Make sure the paths for pretrained models are correct in the configuration, and check that the save_path
is where you want to store the results. The default is:
save_path: ./output_long/debug/
7. Running Inference
Now you are ready to run inference and generate animations based on your source image and driving audio.
Run the following command to start the animation generation process:
python scripts/inference_long.py --config ./configs/inference/long.yaml
This script will generate an animation based on the image and audio, and save the result to the location specified in the save_path
.
8. (Optional) High-Resolution Video Upsampling
To further enhance the quality of the video, you can run the high-resolution upsampling script. This improves both the background and face areas in the video:
python scripts/video_sr.py --input_path [input_video] --output_path [output_dir] --bg_upsampler realesrgan --face_upsample -w 1 -s 4
Replace [input_video]
with the path to the generated video and specify the output directory in [output_dir]

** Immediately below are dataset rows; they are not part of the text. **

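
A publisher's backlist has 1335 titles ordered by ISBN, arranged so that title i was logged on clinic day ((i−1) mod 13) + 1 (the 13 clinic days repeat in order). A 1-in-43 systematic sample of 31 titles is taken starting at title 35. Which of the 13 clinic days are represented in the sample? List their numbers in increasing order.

1, 2, 3, 4, 5, 6, 7, 8, 9, 10, 11, 12, 13

Consecutive selections differ by k = 43, so their clinic day numbers differ by 43 mod 13 = 4.
gcd(43, 13) = 1, so the sample visits 13/1 = 13 distinct residues mod 13.
Start 35 is clinic day 9; the clinic days hit are 1, 2, 3, 4, 5, 6, 7, 8, 9, 10, 11, 12, 13.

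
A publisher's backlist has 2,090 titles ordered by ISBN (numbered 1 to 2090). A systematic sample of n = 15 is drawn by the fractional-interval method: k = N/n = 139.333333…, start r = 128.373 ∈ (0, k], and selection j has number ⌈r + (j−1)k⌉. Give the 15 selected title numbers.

129, 268, 408, 547, 686, 826, 965, 1104, 1244, 1383, 1522, 1662, 1801, 1940, 2080

j=1: r + 0k = 128.373 → ⌈·⌉ = 129
j=2: r + 1k = 267.706333… → ⌈·⌉ = 268
j=3: r + 2k = 407.039666… → ⌈·⌉ = 408
j=4: r + 3k = 546.373 → ⌈·⌉ = 547
j=5: r + 4k = 685.706333… → ⌈·⌉ = 686
j=6: r + 5k = 825.039666… → ⌈·⌉ = 826
j=7: r + 6k = 964.373 → ⌈·⌉ = 965
j=8: r + 7k = 1103.706333… → ⌈·⌉ = 1104
j=9: r + 8k = 1243.039666… → ⌈·⌉ = 1244
j=10: r + 9k = 1382.373 → ⌈·⌉ = 1383
j=11: r + 10k = 1521.706333… → ⌈·⌉ = 1522
j=12: r + 11k = 1661.039666… → ⌈·⌉ = 1662
j=13: r + 12k = 1800.373 → ⌈·⌉ = 1801
j=14: r + 13k = 1939.706333… → ⌈·⌉ = 1940
j=15: r + 14k = 2079.039666… → ⌈·⌉ = 2080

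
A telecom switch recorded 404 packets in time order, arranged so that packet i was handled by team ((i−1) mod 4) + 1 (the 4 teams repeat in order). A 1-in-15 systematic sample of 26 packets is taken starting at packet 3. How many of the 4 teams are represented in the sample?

Consecutive selections differ by k = 15, so their team numbers differ by 15 mod 4 = 3.
gcd(15, 4) = 1, so the sample visits 4/1 = 4 distinct residues mod 4.
Start 3 is team 3; the teams hit are 1, 2, 3, 4.

4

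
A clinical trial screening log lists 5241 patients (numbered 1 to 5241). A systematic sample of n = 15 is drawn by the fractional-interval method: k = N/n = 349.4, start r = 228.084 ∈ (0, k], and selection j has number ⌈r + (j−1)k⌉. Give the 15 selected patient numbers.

229, 578, 927, 1277, 1626, 1976, 2325, 2674, 3024, 3373, 3723, 4072, 4421, 4771, 5120

j=1: r + 0k = 228.084 → ⌈·⌉ = 229
j=2: r + 1k = 577.484 → ⌈·⌉ = 578
j=3: r + 2k = 926.884 → ⌈·⌉ = 927
j=4: r + 3k = 1276.284 → ⌈·⌉ = 1277
j=5: r + 4k = 1625.684 → ⌈·⌉ = 1626
j=6: r + 5k = 1975.084 → ⌈·⌉ = 1976
j=7: r + 6k = 2324.484 → ⌈·⌉ = 2325
j=8: r + 7k = 2673.884 → ⌈·⌉ = 2674
j=9: r + 8k = 3023.284 → ⌈·⌉ = 3024
j=10: r + 9k = 3372.684 → ⌈·⌉ = 3373
j=11: r + 10k = 3722.084 → ⌈·⌉ = 3723
j=12: r + 11k = 4071.484 → ⌈·⌉ = 4072
j=13: r + 12k = 4420.884 → ⌈·⌉ = 4421
j=14: r + 13k = 4770.284 → ⌈·⌉ = 4771
j=15: r + 14k = 5119.684 → ⌈·⌉ = 5120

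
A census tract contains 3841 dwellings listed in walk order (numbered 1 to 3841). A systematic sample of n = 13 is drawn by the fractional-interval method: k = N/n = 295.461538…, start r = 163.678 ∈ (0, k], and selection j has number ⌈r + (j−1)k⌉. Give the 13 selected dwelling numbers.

j=1: r + 0k = 163.678 → ⌈·⌉ = 164
j=2: r + 1k = 459.139538… → ⌈·⌉ = 460
j=3: r + 2k = 754.601076… → ⌈·⌉ = 755
j=4: r + 3k = 1050.062615… → ⌈·⌉ = 1051
j=5: r + 4k = 1345.524153… → ⌈·⌉ = 1346
j=6: r + 5k = 1640.985692… → ⌈·⌉ = 1641
j=7: r + 6k = 1936.447230… → ⌈·⌉ = 1937
j=8: r + 7k = 2231.908769… → ⌈·⌉ = 2232
j=9: r + 8k = 2527.370307… → ⌈·⌉ = 2528
j=10: r + 9k = 2822.831846… → ⌈·⌉ = 2823
j=11: r + 10k = 3118.293384… → ⌈·⌉ = 3119
j=12: r + 11k = 3413.754923… → ⌈·⌉ = 3414
j=13: r + 12k = 3709.216461… → ⌈·⌉ = 3710

164, 460, 755, 1051, 1346, 1641, 1937, 2232, 2528, 2823, 3119, 3414, 3710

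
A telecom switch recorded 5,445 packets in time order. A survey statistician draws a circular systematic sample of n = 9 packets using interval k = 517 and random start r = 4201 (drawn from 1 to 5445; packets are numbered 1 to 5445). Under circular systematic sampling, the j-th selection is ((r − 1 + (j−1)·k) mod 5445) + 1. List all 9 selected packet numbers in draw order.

Selection 1: 4201
Selection 2: 4201 + 517 = 4718
Selection 3: 4718 + 517 = 5235
Selection 4: 5235 + 517 = 5752 → 5752 − 5445 = 307
Selection 5: 307 + 517 = 824
Selection 6: 824 + 517 = 1341
Selection 7: 1341 + 517 = 1858
Selection 8: 1858 + 517 = 2375
Selection 9: 2375 + 517 = 2892

4201, 4718, 5235, 307, 824, 1341, 1858, 2375, 2892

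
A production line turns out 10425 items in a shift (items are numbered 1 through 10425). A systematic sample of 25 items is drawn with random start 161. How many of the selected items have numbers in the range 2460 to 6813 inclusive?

k = 10425/25 = 417
First selection ≥ 2460: 161 + ⌈(2460−161)/417⌉·417 = 161 + 6×417 = 2663
Last selection ≤ 6813: 161 + ⌊(6813−161)/417⌋·417 = 161 + 15×417 = 6416
Count = 15 − 6 + 1 = 10

10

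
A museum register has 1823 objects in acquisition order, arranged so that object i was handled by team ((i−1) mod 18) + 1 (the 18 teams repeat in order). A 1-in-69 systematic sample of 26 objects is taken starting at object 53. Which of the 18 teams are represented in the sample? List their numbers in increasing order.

2, 5, 8, 11, 14, 17

Consecutive selections differ by k = 69, so their team numbers differ by 69 mod 18 = 15.
gcd(69, 18) = 3, so the sample visits 18/3 = 6 distinct residues mod 18.
Start 53 is team 17; the teams hit are 2, 5, 8, 11, 14, 17.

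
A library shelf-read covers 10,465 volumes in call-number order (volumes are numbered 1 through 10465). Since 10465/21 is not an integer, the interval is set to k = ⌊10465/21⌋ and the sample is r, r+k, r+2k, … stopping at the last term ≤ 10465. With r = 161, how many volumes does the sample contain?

21

k = ⌊10465/21⌋ = 498
Achieved size = ⌊(10465 − 161)/498⌋ + 1 = ⌊10304/498⌋ + 1 = 20 + 1 = 21
(last selection: 161 + 20×498 = 10121 ≤ 10465; next would be 10619 > 10465)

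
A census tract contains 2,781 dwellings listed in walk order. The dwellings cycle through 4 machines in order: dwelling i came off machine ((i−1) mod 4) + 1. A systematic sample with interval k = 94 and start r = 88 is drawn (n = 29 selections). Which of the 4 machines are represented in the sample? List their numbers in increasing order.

2, 4

Consecutive selections differ by k = 94, so their machine numbers differ by 94 mod 4 = 2.
gcd(94, 4) = 2, so the sample visits 4/2 = 2 distinct residues mod 4.
Start 88 is machine 4; the machines hit are 2, 4.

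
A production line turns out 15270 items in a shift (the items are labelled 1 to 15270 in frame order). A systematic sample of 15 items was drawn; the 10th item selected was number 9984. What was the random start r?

k = 15270/15 = 1018
r = 9984 − (10−1)×1018 = 9984 − 9162 = 822

822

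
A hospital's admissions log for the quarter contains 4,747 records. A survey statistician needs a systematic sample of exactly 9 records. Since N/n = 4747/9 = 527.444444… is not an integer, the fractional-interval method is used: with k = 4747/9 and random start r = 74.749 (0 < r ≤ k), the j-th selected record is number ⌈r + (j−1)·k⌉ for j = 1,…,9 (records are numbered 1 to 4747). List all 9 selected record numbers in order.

j=1: r + 0k = 74.749 → ⌈·⌉ = 75
j=2: r + 1k = 602.193444… → ⌈·⌉ = 603
j=3: r + 2k = 1129.637888… → ⌈·⌉ = 1130
j=4: r + 3k = 1657.082333… → ⌈·⌉ = 1658
j=5: r + 4k = 2184.526777… → ⌈·⌉ = 2185
j=6: r + 5k = 2711.971222… → ⌈·⌉ = 2712
j=7: r + 6k = 3239.415666… → ⌈·⌉ = 3240
j=8: r + 7k = 3766.860111… → ⌈·⌉ = 3767
j=9: r + 8k = 4294.304555… → ⌈·⌉ = 4295

75, 603, 1130, 1658, 2185, 2712, 3240, 3767, 4295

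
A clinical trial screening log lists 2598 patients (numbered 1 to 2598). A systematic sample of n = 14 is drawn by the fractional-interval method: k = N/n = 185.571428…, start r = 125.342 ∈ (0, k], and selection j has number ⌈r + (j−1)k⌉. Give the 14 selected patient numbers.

126, 311, 497, 683, 868, 1054, 1239, 1425, 1610, 1796, 1982, 2167, 2353, 2538

j=1: r + 0k = 125.342 → ⌈·⌉ = 126
j=2: r + 1k = 310.913428… → ⌈·⌉ = 311
j=3: r + 2k = 496.484857… → ⌈·⌉ = 497
j=4: r + 3k = 682.056285… → ⌈·⌉ = 683
j=5: r + 4k = 867.627714… → ⌈·⌉ = 868
j=6: r + 5k = 1053.199142… → ⌈·⌉ = 1054
j=7: r + 6k = 1238.770571… → ⌈·⌉ = 1239
j=8: r + 7k = 1424.342 → ⌈·⌉ = 1425
j=9: r + 8k = 1609.913428… → ⌈·⌉ = 1610
j=10: r + 9k = 1795.484857… → ⌈·⌉ = 1796
j=11: r + 10k = 1981.056285… → ⌈·⌉ = 1982
j=12: r + 11k = 2166.627714… → ⌈·⌉ = 2167
j=13: r + 12k = 2352.199142… → ⌈·⌉ = 2353
j=14: r + 13k = 2537.770571… → ⌈·⌉ = 2538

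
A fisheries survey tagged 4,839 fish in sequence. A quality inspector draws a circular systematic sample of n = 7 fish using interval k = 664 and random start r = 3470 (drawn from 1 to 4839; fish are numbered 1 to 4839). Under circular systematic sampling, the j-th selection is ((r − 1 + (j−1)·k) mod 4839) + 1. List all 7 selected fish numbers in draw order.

3470, 4134, 4798, 623, 1287, 1951, 2615

Selection 1: 3470
Selection 2: 3470 + 664 = 4134
Selection 3: 4134 + 664 = 4798
Selection 4: 4798 + 664 = 5462 → 5462 − 4839 = 623
Selection 5: 623 + 664 = 1287
Selection 6: 1287 + 664 = 1951
Selection 7: 1951 + 664 = 2615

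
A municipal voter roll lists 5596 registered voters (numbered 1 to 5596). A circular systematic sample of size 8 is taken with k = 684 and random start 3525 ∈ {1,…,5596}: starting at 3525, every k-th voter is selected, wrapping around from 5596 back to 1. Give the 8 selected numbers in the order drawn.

3525, 4209, 4893, 5577, 665, 1349, 2033, 2717

Selection 1: 3525
Selection 2: 3525 + 684 = 4209
Selection 3: 4209 + 684 = 4893
Selection 4: 4893 + 684 = 5577
Selection 5: 5577 + 684 = 6261 → 6261 − 5596 = 665
Selection 6: 665 + 684 = 1349
Selection 7: 1349 + 684 = 2033
Selection 8: 2033 + 684 = 2717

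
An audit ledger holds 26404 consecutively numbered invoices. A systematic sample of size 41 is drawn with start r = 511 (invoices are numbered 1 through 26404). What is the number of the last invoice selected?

k = 26404/41 = 644
41st selection = r + (41−1)·k = 511 + 40×644 = 511 + 25760 = 26271

26271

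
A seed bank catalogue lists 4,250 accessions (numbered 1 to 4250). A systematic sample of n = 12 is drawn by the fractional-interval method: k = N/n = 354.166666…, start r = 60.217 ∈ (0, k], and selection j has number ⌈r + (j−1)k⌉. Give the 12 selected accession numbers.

61, 415, 769, 1123, 1477, 1832, 2186, 2540, 2894, 3248, 3602, 3957

j=1: r + 0k = 60.217 → ⌈·⌉ = 61
j=2: r + 1k = 414.383666… → ⌈·⌉ = 415
j=3: r + 2k = 768.550333… → ⌈·⌉ = 769
j=4: r + 3k = 1122.717 → ⌈·⌉ = 1123
j=5: r + 4k = 1476.883666… → ⌈·⌉ = 1477
j=6: r + 5k = 1831.050333… → ⌈·⌉ = 1832
j=7: r + 6k = 2185.217 → ⌈·⌉ = 2186
j=8: r + 7k = 2539.383666… → ⌈·⌉ = 2540
j=9: r + 8k = 2893.550333… → ⌈·⌉ = 2894
j=10: r + 9k = 3247.717 → ⌈·⌉ = 3248
j=11: r + 10k = 3601.883666… → ⌈·⌉ = 3602
j=12: r + 11k = 3956.050333… → ⌈·⌉ = 3957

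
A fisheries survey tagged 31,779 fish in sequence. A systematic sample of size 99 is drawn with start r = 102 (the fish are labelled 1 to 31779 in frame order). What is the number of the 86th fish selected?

27387

k = 31779/99 = 321
86th selection = r + (86−1)·k = 102 + 85×321 = 102 + 27285 = 27387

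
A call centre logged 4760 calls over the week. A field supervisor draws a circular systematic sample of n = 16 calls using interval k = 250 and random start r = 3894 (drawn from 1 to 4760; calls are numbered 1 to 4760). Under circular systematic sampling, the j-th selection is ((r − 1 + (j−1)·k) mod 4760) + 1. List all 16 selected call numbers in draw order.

3894, 4144, 4394, 4644, 134, 384, 634, 884, 1134, 1384, 1634, 1884, 2134, 2384, 2634, 2884

Selection 1: 3894
Selection 2: 3894 + 250 = 4144
Selection 3: 4144 + 250 = 4394
Selection 4: 4394 + 250 = 4644
Selection 5: 4644 + 250 = 4894 → 4894 − 4760 = 134
Selection 6: 134 + 250 = 384
Selection 7: 384 + 250 = 634
Selection 8: 634 + 250 = 884
Selection 9: 884 + 250 = 1134
Selection 10: 1134 + 250 = 1384
Selection 11: 1384 + 250 = 1634
Selection 12: 1634 + 250 = 1884
Selection 13: 1884 + 250 = 2134
Selection 14: 2134 + 250 = 2384
Selection 15: 2384 + 250 = 2634
Selection 16: 2634 + 250 = 2884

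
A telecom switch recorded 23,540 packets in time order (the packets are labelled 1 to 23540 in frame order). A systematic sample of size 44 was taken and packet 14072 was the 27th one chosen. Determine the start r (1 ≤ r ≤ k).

162

k = 23540/44 = 535
r = 14072 − (27−1)×535 = 14072 − 13910 = 162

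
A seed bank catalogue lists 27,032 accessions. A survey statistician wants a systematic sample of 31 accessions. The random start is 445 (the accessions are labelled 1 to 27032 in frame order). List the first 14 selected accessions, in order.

k = N/n = 27032/31 = 872
accession 1: 445
accession 2: 445 + 872 = 1317
accession 3: 1317 + 872 = 2189
accession 4: 2189 + 872 = 3061
accession 5: 3061 + 872 = 3933
accession 6: 3933 + 872 = 4805
accession 7: 4805 + 872 = 5677
accession 8: 5677 + 872 = 6549
accession 9: 6549 + 872 = 7421
accession 10: 7421 + 872 = 8293
accession 11: 8293 + 872 = 9165
accession 12: 9165 + 872 = 10037
accession 13: 10037 + 872 = 10909
accession 14: 10909 + 872 = 11781

445, 1317, 2189, 3061, 3933, 4805, 5677, 6549, 7421, 8293, 9165, 10037, 10909, 11781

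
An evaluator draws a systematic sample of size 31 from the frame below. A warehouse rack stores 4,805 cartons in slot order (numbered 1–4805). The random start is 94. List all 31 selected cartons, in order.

94, 249, 404, 559, 714, 869, 1024, 1179, 1334, 1489, 1644, 1799, 1954, 2109, 2264, 2419, 2574, 2729, 2884, 3039, 3194, 3349, 3504, 3659, 3814, 3969, 4124, 4279, 4434, 4589, 4744

k = N/n = 4805/31 = 155
carton 1: 94
carton 2: 94 + 155 = 249
carton 3: 249 + 155 = 404
carton 4: 404 + 155 = 559
carton 5: 559 + 155 = 714
carton 6: 714 + 155 = 869
carton 7: 869 + 155 = 1024
carton 8: 1024 + 155 = 1179
carton 9: 1179 + 155 = 1334
carton 10: 1334 + 155 = 1489
carton 11: 1489 + 155 = 1644
carton 12: 1644 + 155 = 1799
carton 13: 1799 + 155 = 1954
carton 14: 1954 + 155 = 2109
carton 15: 2109 + 155 = 2264
carton 16: 2264 + 155 = 2419
carton 17: 2419 + 155 = 2574
carton 18: 2574 + 155 = 2729
carton 19: 2729 + 155 = 2884
carton 20: 2884 + 155 = 3039
carton 21: 3039 + 155 = 3194
carton 22: 3194 + 155 = 3349
carton 23: 3349 + 155 = 3504
carton 24: 3504 + 155 = 3659
carton 25: 3659 + 155 = 3814
carton 26: 3814 + 155 = 3969
carton 27: 3969 + 155 = 4124
carton 28: 4124 + 155 = 4279
carton 29: 4279 + 155 = 4434
carton 30: 4434 + 155 = 4589
carton 31: 4589 + 155 = 4744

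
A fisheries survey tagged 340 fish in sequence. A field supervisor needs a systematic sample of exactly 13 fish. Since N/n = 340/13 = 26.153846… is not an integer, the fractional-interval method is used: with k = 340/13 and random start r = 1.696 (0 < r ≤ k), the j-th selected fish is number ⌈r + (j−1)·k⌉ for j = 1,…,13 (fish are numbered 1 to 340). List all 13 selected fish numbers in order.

2, 28, 55, 81, 107, 133, 159, 185, 211, 238, 264, 290, 316

j=1: r + 0k = 1.696 → ⌈·⌉ = 2
j=2: r + 1k = 27.849846… → ⌈·⌉ = 28
j=3: r + 2k = 54.003692… → ⌈·⌉ = 55
j=4: r + 3k = 80.157538… → ⌈·⌉ = 81
j=5: r + 4k = 106.311384… → ⌈·⌉ = 107
j=6: r + 5k = 132.465230… → ⌈·⌉ = 133
j=7: r + 6k = 158.619076… → ⌈·⌉ = 159
j=8: r + 7k = 184.772923… → ⌈·⌉ = 185
j=9: r + 8k = 210.926769… → ⌈·⌉ = 211
j=10: r + 9k = 237.080615… → ⌈·⌉ = 238
j=11: r + 10k = 263.234461… → ⌈·⌉ = 264
j=12: r + 11k = 289.388307… → ⌈·⌉ = 290
j=13: r + 12k = 315.542153… → ⌈·⌉ = 316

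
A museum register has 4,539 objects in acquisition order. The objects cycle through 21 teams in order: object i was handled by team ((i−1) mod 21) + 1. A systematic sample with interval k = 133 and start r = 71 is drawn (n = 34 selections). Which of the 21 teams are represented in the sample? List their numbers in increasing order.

1, 8, 15

Consecutive selections differ by k = 133, so their team numbers differ by 133 mod 21 = 7.
gcd(133, 21) = 7, so the sample visits 21/7 = 3 distinct residues mod 21.
Start 71 is team 8; the teams hit are 1, 8, 15.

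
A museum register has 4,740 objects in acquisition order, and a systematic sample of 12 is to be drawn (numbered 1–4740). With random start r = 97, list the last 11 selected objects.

492, 887, 1282, 1677, 2072, 2467, 2862, 3257, 3652, 4047, 4442

k = N/n = 4740/12 = 395
2nd selection = 97 + 1×395 = 492
3rd: 492 + 395 = 887
4th: 887 + 395 = 1282
5th: 1282 + 395 = 1677
6th: 1677 + 395 = 2072
7th: 2072 + 395 = 2467
8th: 2467 + 395 = 2862
9th: 2862 + 395 = 3257
10th: 3257 + 395 = 3652
11th: 3652 + 395 = 4047
12th: 4047 + 395 = 4442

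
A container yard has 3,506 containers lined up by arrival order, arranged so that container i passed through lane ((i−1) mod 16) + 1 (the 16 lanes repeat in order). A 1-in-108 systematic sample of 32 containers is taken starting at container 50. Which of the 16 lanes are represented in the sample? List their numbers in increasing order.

Consecutive selections differ by k = 108, so their lane numbers differ by 108 mod 16 = 12.
gcd(108, 16) = 4, so the sample visits 16/4 = 4 distinct residues mod 16.
Start 50 is lane 2; the lanes hit are 2, 6, 10, 14.

2, 6, 10, 14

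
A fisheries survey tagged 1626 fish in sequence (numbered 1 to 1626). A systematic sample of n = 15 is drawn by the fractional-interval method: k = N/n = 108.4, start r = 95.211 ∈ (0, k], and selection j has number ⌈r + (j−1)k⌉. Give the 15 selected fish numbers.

j=1: r + 0k = 95.211 → ⌈·⌉ = 96
j=2: r + 1k = 203.611 → ⌈·⌉ = 204
j=3: r + 2k = 312.011 → ⌈·⌉ = 313
j=4: r + 3k = 420.411 → ⌈·⌉ = 421
j=5: r + 4k = 528.811 → ⌈·⌉ = 529
j=6: r + 5k = 637.211 → ⌈·⌉ = 638
j=7: r + 6k = 745.611 → ⌈·⌉ = 746
j=8: r + 7k = 854.011 → ⌈·⌉ = 855
j=9: r + 8k = 962.411 → ⌈·⌉ = 963
j=10: r + 9k = 1070.811 → ⌈·⌉ = 1071
j=11: r + 10k = 1179.211 → ⌈·⌉ = 1180
j=12: r + 11k = 1287.611 → ⌈·⌉ = 1288
j=13: r + 12k = 1396.011 → ⌈·⌉ = 1397
j=14: r + 13k = 1504.411 → ⌈·⌉ = 1505
j=15: r + 14k = 1612.811 → ⌈·⌉ = 1613

96, 204, 313, 421, 529, 638, 746, 855, 963, 1071, 1180, 1288, 1397, 1505, 1613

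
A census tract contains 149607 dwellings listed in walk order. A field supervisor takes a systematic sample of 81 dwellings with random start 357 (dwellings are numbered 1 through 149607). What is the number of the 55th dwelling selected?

k = 149607/81 = 1847
55th selection = r + (55−1)·k = 357 + 54×1847 = 357 + 99738 = 100095

100095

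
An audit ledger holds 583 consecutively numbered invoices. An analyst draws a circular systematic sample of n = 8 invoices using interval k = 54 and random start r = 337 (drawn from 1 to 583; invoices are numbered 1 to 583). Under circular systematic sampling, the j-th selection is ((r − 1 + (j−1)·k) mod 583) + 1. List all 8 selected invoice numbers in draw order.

Selection 1: 337
Selection 2: 337 + 54 = 391
Selection 3: 391 + 54 = 445
Selection 4: 445 + 54 = 499
Selection 5: 499 + 54 = 553
Selection 6: 553 + 54 = 607 → 607 − 583 = 24
Selection 7: 24 + 54 = 78
Selection 8: 78 + 54 = 132

337, 391, 445, 499, 553, 24, 78, 132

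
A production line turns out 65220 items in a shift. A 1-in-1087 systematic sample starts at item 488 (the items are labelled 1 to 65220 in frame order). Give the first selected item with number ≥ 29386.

k = 1087
Steps past start: ⌈(29386 − 488)/1087⌉ = ⌈28898/1087⌉ = 27
Selected item: 488 + 27×1087 = 29837

29837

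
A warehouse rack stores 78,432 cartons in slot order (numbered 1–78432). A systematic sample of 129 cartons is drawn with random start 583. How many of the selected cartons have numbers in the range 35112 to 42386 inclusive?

k = 78432/129 = 608
First selection ≥ 35112: 583 + ⌈(35112−583)/608⌉·608 = 583 + 57×608 = 35239
Last selection ≤ 42386: 583 + ⌊(42386−583)/608⌋·608 = 583 + 68×608 = 41927
Count = 68 − 57 + 1 = 12

12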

. This command will enhance the video and save the result in the specified folder.
9. Troubleshooting
Here are some common issues and their solutions:
- CUDA not found: Make sure CUDA 11.8 is installed correctly by running
nvcc --version
. If not, follow a CUDA installation guide. - Pretrained model not found: Verify that all pretrained models are placed in the correct folders under
pretrained_models
. - Slow inference: Ensure that you are using a CUDA-enabled GPU for faster inference. Running on a CPU will significantly slow down the process.
10. Hardware Considerations
To get the best performance out of Hallo2, ensure that you are using:
- GPU: A CUDA-compatible GPU is recommended for faster inference. The repository has been tested with NVIDIA A100, but other GPUs should work if they support CUDA.
- Memory: Depending on the model size and image resolution, your GPU should have at least 16GB of memory to run the models smoothly.
11. Viewing Results
Once inference is complete, the generated animation will be saved in the directory you specified in the configuration file. You can open and view the resulting video using a media player like VLC.
Conclusion
By following this tutorial, you should now be able to install, configure, and run Hallo2 on your Ubuntu system. With the pretrained models and scripts in place, you can generate high-quality animations using your own images and audio. For further customization, feel free to explore the configuration file and experiment with different settings.